When I don't use the video card, it will run anything else. So I am guessing that my video card has gone bad. Does anyone with any real knowledge about computers have any idea if I am on the right track? If not, does anyone have any different thoughts to point me in the right direction?

My system is an HP Pavilion a1440n. It has 2.0GB ram, 250 BG hard drive, and I am running an EVGA Geforce 7600 GS (yes, it is a humble rig). The entire system is about 6 years old. I placed the 7600 to replace a 7300LE that it came with and it has been running fine all these years.
 

Mace

Vice Admiral
If you have an AGP system, you likely put an AGPx8 card in an AGPx4, My Compaq HP/Evo upgraded rig has thesame problem(I use that as primary system because of it's low power consumption(It's always on), low noise and neutral look. Try looking out for an older videocard, like a Geforce2GTS, or an older Radeon(9800 series or earlier). And in the mean time, play in Direct3d
 

Sphynx

Commodore
Hmm... I don't think that is the case, but it may be my lack of technical knowledge. It is a PCIe card and I have been running the same rig for 6 years, including this same video card.
 

Mace

Vice Admiral
Did you change video cards on it? Because the specs of your system list a 7300LE, but there could be anything wrong from drivers to the power supply, you only have this in intense games?
 

Sphynx

Commodore
Sorry, I can see that I wasn't clear.

I got the computer 6 years ago, and at that point in time I placed the 7600 in, replacing the 7300. I have been running this exact same rig all that time, and I have never had any trouble. No hardware has changed in all that time. No driver changes for some time. So, the state of my system when it had trouble was pretty much the same it has been for 6 years (barring updating my NVIDIA drivers a time or two per year over that time. However, I have not updated my drivers in about 3 months now, so it wasn't a recent driver change). No changes... it just seemed to conk out, for lack of a more technical term. Now, it blacks out if left on too long at all, even if it isn't running a 3D accelerated program, unless it is running in safe mode (which, if I am correct, doesn't utilize the card. My understanding is that otherwise the card is always in use to some degree, even if it isn't rendering 3D graphics).
 

AD

Finder of things, Doer of stuff
To me it sounds like the card is dead, or the fan on the card... It's also possible that your CPU or ram has fried but it's more likely the GPU. If you can borrow and old video card from somebody even if it's not one you want to keep, swapping it out will tell you for sure if that's the problem.

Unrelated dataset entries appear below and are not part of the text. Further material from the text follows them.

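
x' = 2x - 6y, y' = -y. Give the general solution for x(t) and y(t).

Coefficient matrix A = [[2, -6], [0, -1]].
Characteristic polynomial det(A - λI) = λ^2 - λ - 2 = 0.
Eigenvalues λ = 2, -1.
For λ=2: (A-λI) row 1 is [0, -6], so an eigenvector is (1, 0).
For λ=-1: (A-λI) row 1 is [3, -6], so an eigenvector is (-2, -1).
General solution: c_1e^(2t)(1,0) + c_2e^(-t)(-2,-1).

x(t) = c_1e^(2t) - 2c_2e^(-t), y(t) = -c_2e^(-t)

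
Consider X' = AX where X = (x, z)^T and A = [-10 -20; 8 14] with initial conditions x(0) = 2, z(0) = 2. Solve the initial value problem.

Coefficient matrix A = [[-10, -20], [8, 14]].
Characteristic polynomial det(A - λI) = λ^2 - 4λ + 20 = 0.
Eigenvalues λ = 2 ± 4i (complex conjugate pair).
For λ=2+4i: an eigenvector is (2,-1) - i(-1,1) = (2 + i, -1 - i).
A real fundamental pair from Re and Im of e^((2+4i)t)v: X_1 = e^(2t)(cos(4t)·(2,-1) + sin(4t)·(-1,1)), X_2 = e^(2t)(sin(4t)·(2,-1) - cos(4t)·(-1,1)).
General solution: c_1X_1 + c_2X_2.
Applying x(0)=2, z(0)=2 gives c_1=4, c_2=-6.

x(t) = -16e^(2t)sin(4t) + 2e^(2t)cos(4t), z(t) = 10e^(2t)sin(4t) + 2e^(2t)cos(4t)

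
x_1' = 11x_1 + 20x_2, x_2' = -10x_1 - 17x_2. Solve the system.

Coefficient matrix A = [[11, 20], [-10, -17]].
Characteristic polynomial det(A - λI) = λ^2 + 6λ + 13 = 0.
Eigenvalues λ = -3 ± 2i (complex conjugate pair).
For λ=-3+2i: an eigenvector is (-3,2) - i(-1,1) = (-3 + i, 2 - i).
A real fundamental pair from Re and Im of e^((-3+2i)t)v: X_1 = e^(-3t)(cos(2t)·(-3,2) + sin(2t)·(-1,1)), X_2 = e^(-3t)(sin(2t)·(-3,2) - cos(2t)·(-1,1)).
General solution: K_1X_1 + K_2X_2.

x_1(t) = -K_1e^(-3t)sin(2t) - 3K_1e^(-3t)cos(2t) - 3K_2e^(-3t)sin(2t) + K_2e^(-3t)cos(2t), x_2(t) = K_1e^(-3t)sin(2t) + 2K_1e^(-3t)cos(2t) + 2K_2e^(-3t)sin(2t) - K_2e^(-3t)cos(2t)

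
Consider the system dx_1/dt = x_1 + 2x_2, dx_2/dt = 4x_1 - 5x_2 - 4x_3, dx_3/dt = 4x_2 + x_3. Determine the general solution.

x_1(t) = C_1e^(-3t) + C_2e^(-t) + C_3e^(t), x_2(t) = -2C_1e^(-3t) - C_2e^(-t), x_3(t) = 2C_1e^(-3t) + 2C_2e^(-t) + C_3e^(t)

Coefficient matrix A = [[1, 2, 0], [4, -5, -4], [0, 4, 1]].
det(A - λI) = 0 gives eigenvalues λ = -3, -1, 1.
For λ=-3: eigenvector (1,-2,2).
For λ=-1: eigenvector (1,-1,2).
For λ=1: eigenvector (1,0,1).
General solution: C_1e^(-3t)(1,-2,2) + C_2e^(-t)(1,-1,2) + C_3e^(t)(1,0,1).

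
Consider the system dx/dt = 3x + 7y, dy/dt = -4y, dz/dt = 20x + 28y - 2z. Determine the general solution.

x(t) = K_1e^(3t) + K_2e^(-4t), y(t) = -K_2e^(-4t), z(t) = 4K_1e^(3t) + 4K_2e^(-4t) + K_3e^(-2t)

Coefficient matrix A = [[3, 7, 0], [0, -4, 0], [20, 28, -2]].
det(A - λI) = 0 gives eigenvalues λ = 3, -4, -2.
For λ=3: eigenvector (1,0,4).
For λ=-4: eigenvector (1,-1,4).
For λ=-2: eigenvector (0,0,1).
General solution: K_1e^(3t)(1,0,4) + K_2e^(-4t)(1,-1,4) + K_3e^(-2t)(0,0,1).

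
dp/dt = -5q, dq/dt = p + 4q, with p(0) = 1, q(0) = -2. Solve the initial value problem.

Coefficient matrix A = [[0, -5], [1, 4]].
Characteristic polynomial det(A - λI) = λ^2 - 4λ + 5 = 0.
Eigenvalues λ = 2 ± i (complex conjugate pair).
For λ=2+i: an eigenvector is (-2,1) - i(-1,0) = (-2 + i, 1).
A real fundamental pair from Re and Im of e^((2+i)t)v: X_1 = e^(2t)(cos(t)·(-2,1) + sin(t)·(-1,0)), X_2 = e^(2t)(sin(t)·(-2,1) - cos(t)·(-1,0)).
General solution: K_1X_1 + K_2X_2.
Applying p(0)=1, q(0)=-2 gives K_1=-2, K_2=-3.

p(t) = 8e^(2t)sin(t) + e^(2t)cos(t), q(t) = -3e^(2t)sin(t) - 2e^(2t)cos(t)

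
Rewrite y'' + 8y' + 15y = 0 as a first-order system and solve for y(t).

y(t) = C_1e^(-3t) + C_2e^(-5t)

Let x_1 = y, x_2 = y'. Then x_1' = x_2 and x_2' = -15x_1 - 8x_2.
A = [[0,1],[-15,-8]]; det(A-λI) = λ^2 + 8λ + 15.
Eigenvalues λ = -3, -5 with eigenvectors (1,-3), (1,-5).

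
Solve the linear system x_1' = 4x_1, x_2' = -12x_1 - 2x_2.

Coefficient matrix A = [[4, 0], [-12, -2]].
Characteristic polynomial det(A - λI) = λ^2 - 2λ - 8 = 0.
Eigenvalues λ = -2, 4.
For λ=-2: (A-λI) row 1 is [6, 0], so an eigenvector is (0, -1).
For λ=4: (A-λI) row 2 is [-12, -6], so an eigenvector is (1, -2).
General solution: K_1e^(-2t)(0,-1) + K_2e^(4t)(1,-2).

x_1(t) = K_2e^(4t), x_2(t) = -K_1e^(-2t) - 2K_2e^(4t)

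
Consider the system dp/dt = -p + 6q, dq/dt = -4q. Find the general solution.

p(t) = C_1e^(-t) - 2C_2e^(-4t), q(t) = C_2e^(-4t)

Coefficient matrix A = [[-1, 6], [0, -4]].
Characteristic polynomial det(A - λI) = λ^2 + 5λ + 4 = 0.
Eigenvalues λ = -1, -4.
For λ=-1: (A-λI) row 1 is [0, 6], so an eigenvector is (1, 0).
For λ=-4: (A-λI) row 1 is [3, 6], so an eigenvector is (-2, 1).
General solution: C_1e^(-t)(1,0) + C_2e^(-4t)(-2,1).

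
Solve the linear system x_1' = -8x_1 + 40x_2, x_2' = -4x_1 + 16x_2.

Coefficient matrix A = [[-8, 40], [-4, 16]].
Characteristic polynomial det(A - λI) = λ^2 - 8λ + 32 = 0.
Eigenvalues λ = 4 ± 4i (complex conjugate pair).
For λ=4+4i: an eigenvector is (-3,-1) - i(-1,0) = (-3 + i, -1).
A real fundamental pair from Re and Im of e^((4+4i)t)v: X_1 = e^(4t)(cos(4t)·(-3,-1) + sin(4t)·(-1,0)), X_2 = e^(4t)(sin(4t)·(-3,-1) - cos(4t)·(-1,0)).
General solution: c_1X_1 + c_2X_2.

x_1(t) = -c_1e^(4t)sin(4t) - 3c_1e^(4t)cos(4t) - 3c_2e^(4t)sin(4t) + c_2e^(4t)cos(4t), x_2(t) = -c_1e^(4t)cos(4t) - c_2e^(4t)sin(4t)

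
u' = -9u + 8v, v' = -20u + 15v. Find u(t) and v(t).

u(t) = -c_1e^(3t)sin(4t) + c_1e^(3t)cos(4t) + c_2e^(3t)sin(4t) + c_2e^(3t)cos(4t), v(t) = -2c_1e^(3t)sin(4t) + c_1e^(3t)cos(4t) + c_2e^(3t)sin(4t) + 2c_2e^(3t)cos(4t)

Coefficient matrix A = [[-9, 8], [-20, 15]].
Characteristic polynomial det(A - λI) = λ^2 - 6λ + 25 = 0.
Eigenvalues λ = 3 ± 4i (complex conjugate pair).
For λ=3+4i: an eigenvector is (1,1) - i(-1,-2) = (1 + i, 1 + 2i).
A real fundamental pair from Re and Im of e^((3+4i)t)v: X_1 = e^(3t)(cos(4t)·(1,1) + sin(4t)·(-1,-2)), X_2 = e^(3t)(sin(4t)·(1,1) - cos(4t)·(-1,-2)).
General solution: c_1X_1 + c_2X_2.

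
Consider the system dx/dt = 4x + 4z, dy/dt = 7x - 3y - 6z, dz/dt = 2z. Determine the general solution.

x(t) = K_1e^(4t) - 2K_3e^(2t), y(t) = K_1e^(4t) + K_2e^(-3t) - 4K_3e^(2t), z(t) = K_3e^(2t)

Coefficient matrix A = [[4, 0, 4], [7, -3, -6], [0, 0, 2]].
det(A - λI) = 0 gives eigenvalues λ = 4, -3, 2.
For λ=4: eigenvector (1,1,0).
For λ=-3: eigenvector (0,1,0).
For λ=2: eigenvector (-2,-4,1).
General solution: K_1e^(4t)(1,1,0) + K_2e^(-3t)(0,1,0) + K_3e^(2t)(-2,-4,1).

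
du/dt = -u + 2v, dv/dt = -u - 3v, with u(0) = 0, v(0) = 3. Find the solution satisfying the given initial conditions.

Coefficient matrix A = [[-1, 2], [-1, -3]].
Characteristic polynomial det(A - λI) = λ^2 + 4λ + 5 = 0.
Eigenvalues λ = -2 ± i (complex conjugate pair).
For λ=-2+i: an eigenvector is (-1,1) - i(1,0) = (-1 - i, 1).
A real fundamental pair from Re and Im of e^((-2+i)t)v: X_1 = e^(-2t)(cos(t)·(-1,1) + sin(t)·(1,0)), X_2 = e^(-2t)(sin(t)·(-1,1) - cos(t)·(1,0)).
General solution: C_1X_1 + C_2X_2.
Applying u(0)=0, v(0)=3 gives C_1=3, C_2=-3.

u(t) = 6e^(-2t)sin(t), v(t) = -3e^(-2t)sin(t) + 3e^(-2t)cos(t)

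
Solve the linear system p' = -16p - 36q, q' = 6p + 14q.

Coefficient matrix A = [[-16, -36], [6, 14]].
Characteristic polynomial det(A - λI) = λ^2 + 2λ - 8 = 0.
Eigenvalues λ = -4, 2.
For λ=-4: (A-λI) row 1 is [-12, -36], so an eigenvector is (3, -1).
For λ=2: (A-λI) row 1 is [-18, -36], so an eigenvector is (-2, 1).
General solution: K_1e^(-4t)(3,-1) + K_2e^(2t)(-2,1).

p(t) = 3K_1e^(-4t) - 2K_2e^(2t), q(t) = -K_1e^(-4t) + K_2e^(2t)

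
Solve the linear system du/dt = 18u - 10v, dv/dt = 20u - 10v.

u(t) = 2c_1e^(4t)sin(2t) + c_1e^(4t)cos(2t) + c_2e^(4t)sin(2t) - 2c_2e^(4t)cos(2t), v(t) = 3c_1e^(4t)sin(2t) + c_1e^(4t)cos(2t) + c_2e^(4t)sin(2t) - 3c_2e^(4t)cos(2t)

Coefficient matrix A = [[18, -10], [20, -10]].
Characteristic polynomial det(A - λI) = λ^2 - 8λ + 20 = 0.
Eigenvalues λ = 4 ± 2i (complex conjugate pair).
For λ=4+2i: an eigenvector is (1,1) - i(2,3) = (1 - 2i, 1 - 3i).
A real fundamental pair from Re and Im of e^((4+2i)t)v: X_1 = e^(4t)(cos(2t)·(1,1) + sin(2t)·(2,3)), X_2 = e^(4t)(sin(2t)·(1,1) - cos(2t)·(2,3)).
General solution: c_1X_1 + c_2X_2.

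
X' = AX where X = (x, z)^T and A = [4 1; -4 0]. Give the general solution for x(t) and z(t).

x(t) = C_1e^(2t) + C_2te^(2t), z(t) = -2C_1e^(2t) - 2C_2te^(2t) + C_2e^(2t)

Coefficient matrix A = [[4, 1], [-4, 0]].
Characteristic polynomial det(A - λI) = λ^2 - 4λ + 4 = 0.
Single eigenvalue λ = 2 with algebraic multiplicity 2.
Eigenvector v = (1,-2); generalized eigenvector w with (A-λI)w=v is (0,1).
General solution: e^(2t)[C_1·v + C_2·(t·v + w)].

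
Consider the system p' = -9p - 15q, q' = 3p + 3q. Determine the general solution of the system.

Coefficient matrix A = [[-9, -15], [3, 3]].
Characteristic polynomial det(A - λI) = λ^2 + 6λ + 18 = 0.
Eigenvalues λ = -3 ± 3i (complex conjugate pair).
For λ=-3+3i: an eigenvector is (-2,1) - i(-1,0) = (-2 + i, 1).
A real fundamental pair from Re and Im of e^((-3+3i)t)v: X_1 = e^(-3t)(cos(3t)·(-2,1) + sin(3t)·(-1,0)), X_2 = e^(-3t)(sin(3t)·(-2,1) - cos(3t)·(-1,0)).
General solution: C_1X_1 + C_2X_2.

p(t) = -C_1e^(-3t)sin(3t) - 2C_1e^(-3t)cos(3t) - 2C_2e^(-3t)sin(3t) + C_2e^(-3t)cos(3t), q(t) = C_1e^(-3t)cos(3t) + C_2e^(-3t)sin(3t)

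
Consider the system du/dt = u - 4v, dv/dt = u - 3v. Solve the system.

u(t) = 2c_1e^(-t) + 2c_2te^(-t) + c_2e^(-t), v(t) = c_1e^(-t) + c_2te^(-t)

Coefficient matrix A = [[1, -4], [1, -3]].
Characteristic polynomial det(A - λI) = λ^2 + 2λ + 1 = 0.
Single eigenvalue λ = -1 with algebraic multiplicity 2.
Eigenvector v = (2,1); generalized eigenvector w with (A-λI)w=v is (1,0).
General solution: e^(-t)[c_1·v + c_2·(t·v + w)].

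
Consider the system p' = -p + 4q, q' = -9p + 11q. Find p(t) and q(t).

p(t) = 2c_1e^(5t) + 2c_2te^(5t) + c_2e^(5t), q(t) = 3c_1e^(5t) + 3c_2te^(5t) + 2c_2e^(5t)

Coefficient matrix A = [[-1, 4], [-9, 11]].
Characteristic polynomial det(A - λI) = λ^2 - 10λ + 25 = 0.
Single eigenvalue λ = 5 with algebraic multiplicity 2.
Eigenvector v = (2,3); generalized eigenvector w with (A-λI)w=v is (1,2).
General solution: e^(5t)[c_1·v + c_2·(t·v + w)].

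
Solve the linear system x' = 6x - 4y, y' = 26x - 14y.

Coefficient matrix A = [[6, -4], [26, -14]].
Characteristic polynomial det(A - λI) = λ^2 + 8λ + 20 = 0.
Eigenvalues λ = -4 ± 2i (complex conjugate pair).
For λ=-4+2i: an eigenvector is (-1,-2) - i(-1,-3) = (-1 + i, -2 + 3i).
A real fundamental pair from Re and Im of e^((-4+2i)t)v: X_1 = e^(-4t)(cos(2t)·(-1,-2) + sin(2t)·(-1,-3)), X_2 = e^(-4t)(sin(2t)·(-1,-2) - cos(2t)·(-1,-3)).
General solution: C_1X_1 + C_2X_2.

x(t) = -C_1e^(-4t)sin(2t) - C_1e^(-4t)cos(2t) - C_2e^(-4t)sin(2t) + C_2e^(-4t)cos(2t), y(t) = -3C_1e^(-4t)sin(2t) - 2C_1e^(-4t)cos(2t) - 2C_2e^(-4t)sin(2t) + 3C_2e^(-4t)cos(2t)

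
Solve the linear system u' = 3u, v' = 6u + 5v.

Coefficient matrix A = [[3, 0], [6, 5]].
Characteristic polynomial det(A - λI) = λ^2 - 8λ + 15 = 0.
Eigenvalues λ = 5, 3.
For λ=5: (A-λI) row 1 is [-2, 0], so an eigenvector is (0, -1).
For λ=3: (A-λI) row 2 is [6, 2], so an eigenvector is (-1, 3).
General solution: c_1e^(5t)(0,-1) + c_2e^(3t)(-1,3).

u(t) = -c_2e^(3t), v(t) = -c_1e^(5t) + 3c_2e^(3t)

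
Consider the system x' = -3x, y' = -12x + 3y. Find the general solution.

Coefficient matrix A = [[-3, 0], [-12, 3]].
Characteristic polynomial det(A - λI) = λ^2 - 9 = 0.
Eigenvalues λ = -3, 3.
For λ=-3: (A-λI) row 2 is [-12, 6], so an eigenvector is (-1, -2).
For λ=3: (A-λI) row 1 is [-6, 0], so an eigenvector is (0, 1).
General solution: c_1e^(-3t)(-1,-2) + c_2e^(3t)(0,1).

x(t) = -c_1e^(-3t), y(t) = -2c_1e^(-3t) + c_2e^(3t)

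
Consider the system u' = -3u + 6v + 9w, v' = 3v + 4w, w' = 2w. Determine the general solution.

Coefficient matrix A = [[-3, 6, 9], [0, 3, 4], [0, 0, 2]].
det(A - λI) = 0 gives eigenvalues λ = -3, 3, 2.
For λ=-3: eigenvector (1,0,0).
For λ=3: eigenvector (1,1,0).
For λ=2: eigenvector (-3,-4,1).
General solution: K_1e^(-3t)(1,0,0) + K_2e^(3t)(1,1,0) + K_3e^(2t)(-3,-4,1).

u(t) = K_1e^(-3t) + K_2e^(3t) - 3K_3e^(2t), v(t) = K_2e^(3t) - 4K_3e^(2t), w(t) = K_3e^(2t)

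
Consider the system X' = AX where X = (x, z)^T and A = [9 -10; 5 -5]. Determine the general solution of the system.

Coefficient matrix A = [[9, -10], [5, -5]].
Characteristic polynomial det(A - λI) = λ^2 - 4λ + 5 = 0.
Eigenvalues λ = 2 ± i (complex conjugate pair).
For λ=2+i: an eigenvector is (1,1) - i(-3,-2) = (1 + 3i, 1 + 2i).
A real fundamental pair from Re and Im of e^((2+i)t)v: X_1 = e^(2t)(cos(t)·(1,1) + sin(t)·(-3,-2)), X_2 = e^(2t)(sin(t)·(1,1) - cos(t)·(-3,-2)).
General solution: K_1X_1 + K_2X_2.

x(t) = -3K_1e^(2t)sin(t) + K_1e^(2t)cos(t) + K_2e^(2t)sin(t) + 3K_2e^(2t)cos(t), z(t) = -2K_1e^(2t)sin(t) + K_1e^(2t)cos(t) + K_2e^(2t)sin(t) + 2K_2e^(2t)cos(t)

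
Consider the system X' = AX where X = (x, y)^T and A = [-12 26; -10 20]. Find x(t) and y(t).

x(t) = -3C_1e^(4t)sin(2t) + 2C_1e^(4t)cos(2t) + 2C_2e^(4t)sin(2t) + 3C_2e^(4t)cos(2t), y(t) = -2C_1e^(4t)sin(2t) + C_1e^(4t)cos(2t) + C_2e^(4t)sin(2t) + 2C_2e^(4t)cos(2t)

Coefficient matrix A = [[-12, 26], [-10, 20]].
Characteristic polynomial det(A - λI) = λ^2 - 8λ + 20 = 0.
Eigenvalues λ = 4 ± 2i (complex conjugate pair).
For λ=4+2i: an eigenvector is (2,1) - i(-3,-2) = (2 + 3i, 1 + 2i).
A real fundamental pair from Re and Im of e^((4+2i)t)v: X_1 = e^(4t)(cos(2t)·(2,1) + sin(2t)·(-3,-2)), X_2 = e^(4t)(sin(2t)·(2,1) - cos(2t)·(-3,-2)).
General solution: C_1X_1 + C_2X_2.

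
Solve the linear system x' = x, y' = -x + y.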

Keep in mind that you should uninstall your previous video drivers when you do this.
 

Prometheus

Spaceman
Maybe there's lots of dust that has been collected over the years, which now causes the graphics card to overheat. Open up your PC, clean out the dust... starting your system for the first time after that, leave the case open to see if than fan on the graphics card is running.
 

Silanda

Rear Admiral
Another possiblity for you is a PSU issue, although from the symptoms you're describing I'm more inclined to lean towards failure of the card. Six years isn't really a bad run for a card.
 

Claymore

Rear Admiral
I'd say its time to buy a new card with low power requirements. your psu is aging after all. i remember years ago my roommate had a 7600 gs (might have been a gt) and it died. and he put the same model of card in and it died two years later. see whats on newegg and check out the tom's hardware best graphics card of the month performance chart. anything you get will probably be cpu limited. so only buy something that cost about 60 dollars or less.
 

Silanda

Rear Admiral
If you do get a new card then I suggest that you get another Nvidia one. There's nothing wrong with ATI/AMD cards but some of the newer ones support PCI Express 2.1 rather than 2.0 which Nvidia cards use. The reason that this is relevent is that given the age of your PC it probably supports PCI Express 1.0a or 1.1, which PCIe 2.0 cards are fully backwards compatible with but 2.1 cards can find problematic. If you choose to go the AMD route just make sure the card is a 2.0 version.